Showers v. State

359 So. 2d 928 | Fla. Dist. Ct. App. | 1978

PER CURIAM.

After his conviction for assault with intent to commit second degree murder, appellant wrote a letter to the trial court in which he stated that he wished to appeal and asked that the court appoint counsel for that purpose. The court treated the letter as a timely notice of appeal and appointed the public defender for the Tenth Circuit to act as appellate counsel. However, the appeal was neither docketed in the trial court nor in this court. Appellant’s counsel filed a motion to withdraw, which the trial court subsequently granted.

Some time later, appellant filed a petition for a writ of habeas corpus in the trial court alleging that his right to appeal had been frustrated by state action. He also made other allegations which we need not consider here. The trial court treated the petition as a motion for postconviction relief and denied it.

We cannot say that the trial court erred in denying appellant’s petition. A defendant seeking a belated appeal by way of habeas corpus should file his petition in the district court of appeal which would have jurisdiction over the appeal. Baggett v. Wainwright, 229 So.2d 239 (Fla.1969). Moreover, a trial court does not have the power to grant a belated appeal. State v. Wooden, 246 So.2d 755 (Fla.1971).
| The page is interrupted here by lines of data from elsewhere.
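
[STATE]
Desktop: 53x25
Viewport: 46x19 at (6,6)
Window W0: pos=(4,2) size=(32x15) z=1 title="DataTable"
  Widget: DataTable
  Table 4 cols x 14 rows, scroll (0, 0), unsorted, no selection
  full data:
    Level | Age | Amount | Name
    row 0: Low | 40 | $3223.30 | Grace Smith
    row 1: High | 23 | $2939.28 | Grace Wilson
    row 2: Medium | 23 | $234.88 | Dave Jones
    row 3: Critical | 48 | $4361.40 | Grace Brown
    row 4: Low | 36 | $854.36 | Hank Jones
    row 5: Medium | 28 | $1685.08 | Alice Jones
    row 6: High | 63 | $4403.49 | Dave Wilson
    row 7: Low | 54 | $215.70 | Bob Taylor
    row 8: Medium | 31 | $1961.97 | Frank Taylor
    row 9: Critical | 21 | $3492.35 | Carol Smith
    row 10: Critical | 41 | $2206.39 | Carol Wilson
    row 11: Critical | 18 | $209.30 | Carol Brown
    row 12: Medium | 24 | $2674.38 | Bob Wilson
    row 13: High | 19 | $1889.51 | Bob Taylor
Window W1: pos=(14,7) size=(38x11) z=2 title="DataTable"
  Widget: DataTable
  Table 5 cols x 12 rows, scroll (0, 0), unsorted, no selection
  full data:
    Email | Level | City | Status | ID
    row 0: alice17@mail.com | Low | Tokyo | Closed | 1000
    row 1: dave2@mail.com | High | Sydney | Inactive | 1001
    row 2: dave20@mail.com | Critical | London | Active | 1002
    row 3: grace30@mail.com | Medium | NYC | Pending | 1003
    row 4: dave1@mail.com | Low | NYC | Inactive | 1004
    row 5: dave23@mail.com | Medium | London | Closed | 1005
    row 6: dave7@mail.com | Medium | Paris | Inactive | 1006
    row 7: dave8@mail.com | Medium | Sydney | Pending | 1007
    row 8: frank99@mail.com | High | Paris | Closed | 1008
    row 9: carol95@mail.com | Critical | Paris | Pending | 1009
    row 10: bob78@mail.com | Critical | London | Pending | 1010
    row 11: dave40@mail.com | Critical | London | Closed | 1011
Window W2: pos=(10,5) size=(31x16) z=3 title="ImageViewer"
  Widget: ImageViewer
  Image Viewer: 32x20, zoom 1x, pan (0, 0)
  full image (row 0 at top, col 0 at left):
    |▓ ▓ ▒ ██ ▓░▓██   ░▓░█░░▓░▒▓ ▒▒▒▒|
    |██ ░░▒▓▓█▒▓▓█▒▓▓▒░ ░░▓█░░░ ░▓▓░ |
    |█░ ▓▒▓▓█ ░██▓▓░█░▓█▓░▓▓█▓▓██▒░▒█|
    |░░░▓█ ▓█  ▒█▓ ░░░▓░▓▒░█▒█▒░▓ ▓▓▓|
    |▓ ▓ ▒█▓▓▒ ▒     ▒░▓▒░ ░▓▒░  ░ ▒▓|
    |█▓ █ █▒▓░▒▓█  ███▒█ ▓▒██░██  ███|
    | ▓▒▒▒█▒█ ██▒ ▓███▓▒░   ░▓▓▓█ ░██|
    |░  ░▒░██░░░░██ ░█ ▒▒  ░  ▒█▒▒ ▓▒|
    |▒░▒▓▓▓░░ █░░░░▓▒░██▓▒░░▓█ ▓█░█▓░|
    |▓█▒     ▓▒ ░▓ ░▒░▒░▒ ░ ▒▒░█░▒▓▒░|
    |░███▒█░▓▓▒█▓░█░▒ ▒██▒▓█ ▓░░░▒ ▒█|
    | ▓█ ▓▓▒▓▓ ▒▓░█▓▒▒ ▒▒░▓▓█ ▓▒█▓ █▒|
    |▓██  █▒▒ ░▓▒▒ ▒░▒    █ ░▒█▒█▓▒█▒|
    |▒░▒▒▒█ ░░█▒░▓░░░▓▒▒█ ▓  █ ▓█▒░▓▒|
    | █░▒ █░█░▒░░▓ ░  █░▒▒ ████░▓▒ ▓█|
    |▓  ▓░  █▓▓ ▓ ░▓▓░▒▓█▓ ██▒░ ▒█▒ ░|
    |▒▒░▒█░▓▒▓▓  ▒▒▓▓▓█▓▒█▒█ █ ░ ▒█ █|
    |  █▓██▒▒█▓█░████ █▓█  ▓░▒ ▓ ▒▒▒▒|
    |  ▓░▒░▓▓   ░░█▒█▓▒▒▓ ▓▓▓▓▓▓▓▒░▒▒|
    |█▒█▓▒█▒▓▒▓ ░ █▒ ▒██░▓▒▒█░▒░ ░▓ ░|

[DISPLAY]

────┃ ImageViewer                 ┃           
ow  ┠─────────────────────────────┨━━━━━━━━━━┓
igh ┃▓ ▓ ▒ ██ ▓░▓██   ░▓░█░░▓░▒▓ ▒┃          ┃
ediu┃██ ░░▒▓▓█▒▓▓█▒▓▓▒░ ░░▓█░░░ ░▓┃──────────┨
riti┃█░ ▓▒▓▓█ ░██▓▓░█░▓█▓░▓▓█▓▓██▒┃City  │Sta┃
ow  ┃░░░▓█ ▓█  ▒█▓ ░░░▓░▓▒░█▒█▒░▓ ┃──────┼───┃
ediu┃▓ ▓ ▒█▓▓▒ ▒     ▒░▓▒░ ░▓▒░  ░┃Tokyo │Clo┃
igh ┃█▓ █ █▒▓░▒▓█  ███▒█ ▓▒██░██  ┃Sydney│Ina┃
ow  ┃ ▓▒▒▒█▒█ ██▒ ▓███▓▒░   ░▓▓▓█ ┃London│Act┃
ediu┃░  ░▒░██░░░░██ ░█ ▒▒  ░  ▒█▒▒┃NYC   │Pen┃
━━━━┃▒░▒▓▓▓░░ █░░░░▓▒░██▓▒░░▓█ ▓█░┃NYC   │Ina┃
    ┃▓█▒     ▓▒ ░▓ ░▒░▒░▒ ░ ▒▒░█░▒┃━━━━━━━━━━┛
    ┃░███▒█░▓▓▒█▓░█░▒ ▒██▒▓█ ▓░░░▒┃           
    ┃ ▓█ ▓▓▒▓▓ ▒▓░█▓▒▒ ▒▒░▓▓█ ▓▒█▓┃           
    ┗━━━━━━━━━━━━━━━━━━━━━━━━━━━━━┛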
We do believe, however, that the better procedure would have been for the trial court to transfer appellant’s petition to this court. See Baggett v. Wainwright, supra.1 Accordingly, we retain jurisdiction of this case and treat appellant’s petition as if he had originally filed it here.

*929We think that the undisputed facts in the record which we have set out above clearly demonstrate that appellant’s right to appeal was frustrated by state action and that consequently he is entitled to a belated appeal.

Accordingly, we grant the petition for habeas corpus and give appellant the opportunity for full appellate review by this court of the judgment and sentence dated November 18,1975. As it appears from the record that appellant is insolvent, we appoint the public defender for the Tenth Judicial Circuit for Polk County, Florida, to conduct the appeal. All computations of time under the appellate rules shall commence from the date of this opinion.

HOBSON, Acting C. J., and RYDER and DANAHY, JJ., concur.

. Both the 1962 and 1977 versions of Florida’s appellate rules also lend support to this solution. See Fla.App.R. 2.1(a)(5)(a) (1962); Fla.R.App.P. 9.040(b) (1977).